Privacy Policy

Effective: 1 January 2026 · Last updated: 15 April 2026 · Version: 3.2

Overview

Being Physio Pty Ltd (ABN 78 629 275 869) ("Being Physio", "we", "us", "our") is committed to protecting the privacy of every patient, client, NDIS participant, employee and website visitor we work with. This policy explains how we handle personal and health information in line with the Privacy Act 1988 (Cth), the Australian Privacy Principles (APPs), the Health Records and Information Privacy Act 2002 (NSW), and the National Disability Insurance Scheme Act 2013 (Cth).

By using our services or this website, you consent to the practices described here.

What information we collect

The information we collect depends on how you interact with us. It typically includes:

Personal information

• Your name, date of birth, address, phone number and email address
• Medicare number, DVA number, private health fund details and HICAPS information
• NDIS participant number, plan dates and nominated plan manager (if applicable)
• Emergency contact and next-of-kin details

Health information

• Medical history, current symptoms and treatment goals
• Clinical assessment findings, diagnoses and treatment notes
• Referral letters, imaging reports and correspondence from other providers
• Photographs or video taken with your written consent for clinical or progress purposes

Website & technical information

• IP address, browser type, device and operating system
• Pages visited, time on page and referring source
• Information you submit through booking, contact or feedback forms

How we collect information

We collect information directly from you wherever practical — usually through new-patient forms, in-clinic conversations, phone bookings or our online booking system. With your consent, we may also collect information from your GP, specialist, NDIS plan manager, support coordinator, family member or another treating provider when this helps us deliver coordinated care.

How we use your information

We only use your information for purposes you would reasonably expect, including:

• Providing physiotherapy, occupational therapy, podiatry, exercise physiology and related allied-health services
• Communicating with you about appointments, treatment plans and follow-up
• Processing claims through Medicare, DVA, private health funds, workers compensation insurers and the NDIS
• Improving the quality of our services through internal audit, peer review and supervision
• Meeting our legal, professional and regulatory obligations

When we disclose information

We do not sell your information. We will only share it with third parties where it is necessary, with your consent, or where required by law. This may include:

• Your treating GP, specialist or other allied-health providers as part of your care
• Your NDIS plan manager, support coordinator or the National Disability Insurance Agency for plan reporting and invoicing
• Medicare, DVA, your private health fund, workers compensation insurer or motor accident insurer for claims
• Our practice-management software providers (Cliniko, HICAPS) under appropriate confidentiality and data-handling agreements
• Government agencies, regulators or courts where we are required by law to disclose information

Some of our service providers may store data on servers located outside Australia. We take reasonable steps to ensure any overseas recipient handles your information consistently with the Australian Privacy Principles.

Storage and security

Clinical records are stored electronically in our secure, access-controlled practice-management system. Paper records, where they exist, are kept in locked cabinets at our clinics. We use encrypted connections, multi-factor authentication for staff accounts, and routine staff training on confidentiality.

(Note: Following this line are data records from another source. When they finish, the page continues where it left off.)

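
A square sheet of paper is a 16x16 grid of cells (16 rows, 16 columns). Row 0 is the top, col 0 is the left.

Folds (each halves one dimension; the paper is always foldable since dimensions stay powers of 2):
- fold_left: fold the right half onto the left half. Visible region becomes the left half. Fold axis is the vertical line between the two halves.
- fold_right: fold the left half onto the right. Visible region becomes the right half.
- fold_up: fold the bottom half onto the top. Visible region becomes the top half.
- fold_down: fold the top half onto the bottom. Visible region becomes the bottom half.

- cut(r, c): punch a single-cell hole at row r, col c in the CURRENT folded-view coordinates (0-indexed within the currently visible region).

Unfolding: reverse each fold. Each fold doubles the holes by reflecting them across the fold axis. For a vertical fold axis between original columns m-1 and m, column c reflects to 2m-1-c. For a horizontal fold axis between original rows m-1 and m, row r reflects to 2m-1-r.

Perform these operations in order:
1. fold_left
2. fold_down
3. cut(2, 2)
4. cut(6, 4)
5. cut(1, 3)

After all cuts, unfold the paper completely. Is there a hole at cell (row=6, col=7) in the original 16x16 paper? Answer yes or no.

Op 1 fold_left: fold axis v@8; visible region now rows[0,16) x cols[0,8) = 16x8
Op 2 fold_down: fold axis h@8; visible region now rows[8,16) x cols[0,8) = 8x8
Op 3 cut(2, 2): punch at orig (10,2); cuts so far [(10, 2)]; region rows[8,16) x cols[0,8) = 8x8
Op 4 cut(6, 4): punch at orig (14,4); cuts so far [(10, 2), (14, 4)]; region rows[8,16) x cols[0,8) = 8x8
Op 5 cut(1, 3): punch at orig (9,3); cuts so far [(9, 3), (10, 2), (14, 4)]; region rows[8,16) x cols[0,8) = 8x8
Unfold 1 (reflect across h@8): 6 holes -> [(1, 4), (5, 2), (6, 3), (9, 3), (10, 2), (14, 4)]
Unfold 2 (reflect across v@8): 12 holes -> [(1, 4), (1, 11), (5, 2), (5, 13), (6, 3), (6, 12), (9, 3), (9, 12), (10, 2), (10, 13), (14, 4), (14, 11)]
Holes: [(1, 4), (1, 11), (5, 2), (5, 13), (6, 3), (6, 12), (9, 3), (9, 12), (10, 2), (10, 13), (14, 4), (14, 11)]

Answer: no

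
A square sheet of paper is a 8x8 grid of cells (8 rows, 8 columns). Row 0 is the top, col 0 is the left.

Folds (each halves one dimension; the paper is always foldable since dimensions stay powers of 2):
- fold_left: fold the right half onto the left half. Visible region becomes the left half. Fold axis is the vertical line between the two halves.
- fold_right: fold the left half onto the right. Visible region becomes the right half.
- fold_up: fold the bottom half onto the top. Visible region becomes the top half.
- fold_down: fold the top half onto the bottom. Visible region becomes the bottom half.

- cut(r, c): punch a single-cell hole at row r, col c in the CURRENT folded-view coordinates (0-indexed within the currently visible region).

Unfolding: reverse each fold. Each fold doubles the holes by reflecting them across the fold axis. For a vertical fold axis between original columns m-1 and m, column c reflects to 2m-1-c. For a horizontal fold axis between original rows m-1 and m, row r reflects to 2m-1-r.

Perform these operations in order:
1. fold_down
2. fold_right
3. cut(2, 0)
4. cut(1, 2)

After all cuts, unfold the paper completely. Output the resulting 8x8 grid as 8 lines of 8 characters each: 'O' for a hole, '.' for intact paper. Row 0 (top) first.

Op 1 fold_down: fold axis h@4; visible region now rows[4,8) x cols[0,8) = 4x8
Op 2 fold_right: fold axis v@4; visible region now rows[4,8) x cols[4,8) = 4x4
Op 3 cut(2, 0): punch at orig (6,4); cuts so far [(6, 4)]; region rows[4,8) x cols[4,8) = 4x4
Op 4 cut(1, 2): punch at orig (5,6); cuts so far [(5, 6), (6, 4)]; region rows[4,8) x cols[4,8) = 4x4
Unfold 1 (reflect across v@4): 4 holes -> [(5, 1), (5, 6), (6, 3), (6, 4)]
Unfold 2 (reflect across h@4): 8 holes -> [(1, 3), (1, 4), (2, 1), (2, 6), (5, 1), (5, 6), (6, 3), (6, 4)]

Answer: ........
...OO...
.O....O.
........
........
.O....O.
...OO...
........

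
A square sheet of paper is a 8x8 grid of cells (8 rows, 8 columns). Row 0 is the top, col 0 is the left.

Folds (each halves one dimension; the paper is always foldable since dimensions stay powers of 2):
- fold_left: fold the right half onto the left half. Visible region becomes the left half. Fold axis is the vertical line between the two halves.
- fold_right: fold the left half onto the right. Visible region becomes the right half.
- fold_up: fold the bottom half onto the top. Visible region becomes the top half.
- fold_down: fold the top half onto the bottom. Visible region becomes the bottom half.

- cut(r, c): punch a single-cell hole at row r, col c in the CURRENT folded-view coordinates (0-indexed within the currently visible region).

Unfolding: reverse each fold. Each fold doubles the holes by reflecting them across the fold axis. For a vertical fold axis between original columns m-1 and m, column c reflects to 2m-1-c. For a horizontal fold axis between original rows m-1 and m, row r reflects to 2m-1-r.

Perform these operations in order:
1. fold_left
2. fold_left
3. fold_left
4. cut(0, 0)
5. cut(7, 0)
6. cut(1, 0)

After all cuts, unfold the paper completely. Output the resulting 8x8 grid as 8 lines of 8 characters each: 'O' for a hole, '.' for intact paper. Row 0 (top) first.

Answer: OOOOOOOO
OOOOOOOO
........
........
........
........
........
OOOOOOOO

Derivation:
Op 1 fold_left: fold axis v@4; visible region now rows[0,8) x cols[0,4) = 8x4
Op 2 fold_left: fold axis v@2; visible region now rows[0,8) x cols[0,2) = 8x2
Op 3 fold_left: fold axis v@1; visible region now rows[0,8) x cols[0,1) = 8x1
Op 4 cut(0, 0): punch at orig (0,0); cuts so far [(0, 0)]; region rows[0,8) x cols[0,1) = 8x1
Op 5 cut(7, 0): punch at orig (7,0); cuts so far [(0, 0), (7, 0)]; region rows[0,8) x cols[0,1) = 8x1
Op 6 cut(1, 0): punch at orig (1,0); cuts so far [(0, 0), (1, 0), (7, 0)]; region rows[0,8) x cols[0,1) = 8x1
Unfold 1 (reflect across v@1): 6 holes -> [(0, 0), (0, 1), (1, 0), (1, 1), (7, 0), (7, 1)]
Unfold 2 (reflect across v@2): 12 holes -> [(0, 0), (0, 1), (0, 2), (0, 3), (1, 0), (1, 1), (1, 2), (1, 3), (7, 0), (7, 1), (7, 2), (7, 3)]
Unfold 3 (reflect across v@4): 24 holes -> [(0, 0), (0, 1), (0, 2), (0, 3), (0, 4), (0, 5), (0, 6), (0, 7), (1, 0), (1, 1), (1, 2), (1, 3), (1, 4), (1, 5), (1, 6), (1, 7), (7, 0), (7, 1), (7, 2), (7, 3), (7, 4), (7, 5), (7, 6), (7, 7)]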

In line with NSW health-records legislation, we retain adult health records for at least seven years from the date of your last visit, and records for patients under 18 until they turn 25. After this period, records are securely destroyed.

Accessing or correcting your information

You have the right to ask for a copy of the personal and health information we hold about you, and to request that we correct anything that is inaccurate, incomplete or out of date. We will respond to your request within 30 days. A reasonable administrative fee may apply to cover the cost of retrieval and copying.

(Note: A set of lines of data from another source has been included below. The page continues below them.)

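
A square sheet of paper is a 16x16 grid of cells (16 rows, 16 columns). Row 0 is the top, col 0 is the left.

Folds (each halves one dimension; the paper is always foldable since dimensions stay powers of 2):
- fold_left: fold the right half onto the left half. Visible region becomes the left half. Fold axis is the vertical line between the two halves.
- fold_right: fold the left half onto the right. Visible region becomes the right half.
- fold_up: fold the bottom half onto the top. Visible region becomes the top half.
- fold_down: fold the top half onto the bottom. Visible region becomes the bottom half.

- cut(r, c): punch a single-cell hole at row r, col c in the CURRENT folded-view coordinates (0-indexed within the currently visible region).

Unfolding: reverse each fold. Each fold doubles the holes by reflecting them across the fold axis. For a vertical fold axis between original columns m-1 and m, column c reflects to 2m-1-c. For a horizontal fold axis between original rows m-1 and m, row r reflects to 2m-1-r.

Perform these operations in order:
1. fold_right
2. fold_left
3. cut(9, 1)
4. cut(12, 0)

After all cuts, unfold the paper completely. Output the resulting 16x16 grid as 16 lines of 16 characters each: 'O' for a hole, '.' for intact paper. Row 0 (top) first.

Answer: ................
................
................
................
................
................
................
................
................
.O....O..O....O.
................
................
O......OO......O
................
................
................

Derivation:
Op 1 fold_right: fold axis v@8; visible region now rows[0,16) x cols[8,16) = 16x8
Op 2 fold_left: fold axis v@12; visible region now rows[0,16) x cols[8,12) = 16x4
Op 3 cut(9, 1): punch at orig (9,9); cuts so far [(9, 9)]; region rows[0,16) x cols[8,12) = 16x4
Op 4 cut(12, 0): punch at orig (12,8); cuts so far [(9, 9), (12, 8)]; region rows[0,16) x cols[8,12) = 16x4
Unfold 1 (reflect across v@12): 4 holes -> [(9, 9), (9, 14), (12, 8), (12, 15)]
Unfold 2 (reflect across v@8): 8 holes -> [(9, 1), (9, 6), (9, 9), (9, 14), (12, 0), (12, 7), (12, 8), (12, 15)]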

To make a request, contact our Privacy Officer using the details below.

Cookies and website analytics

Our website uses cookies and similar technologies to remember your preferences, keep your booking session active, and help us understand how the site is used. We use Google Analytics with IP-anonymisation enabled. You can disable cookies in your browser settings, but some parts of the site may not work as intended.

Privacy complaints

If you believe we have mishandled your information, please raise it with our Privacy Officer in the first instance — we take all complaints seriously and will acknowledge your concern within five business days.

If you are not satisfied with our response, you can escalate to the Office of the Australian Information Commissioner (OAIC) at oaic.gov.au or 1300 363 992. NSW residents can also contact the Information and Privacy Commission NSW at ipc.nsw.gov.au.

Contact us

Privacy Officer

Being Physio Pty Ltd

15 Amarco Circuit, The Ponds, NSW, 2769

Email: info@beingphysio.com.au

Phone: 1300 208 601

We may update this policy from time to time. The current version, and the date it took effect, will always be available on this page.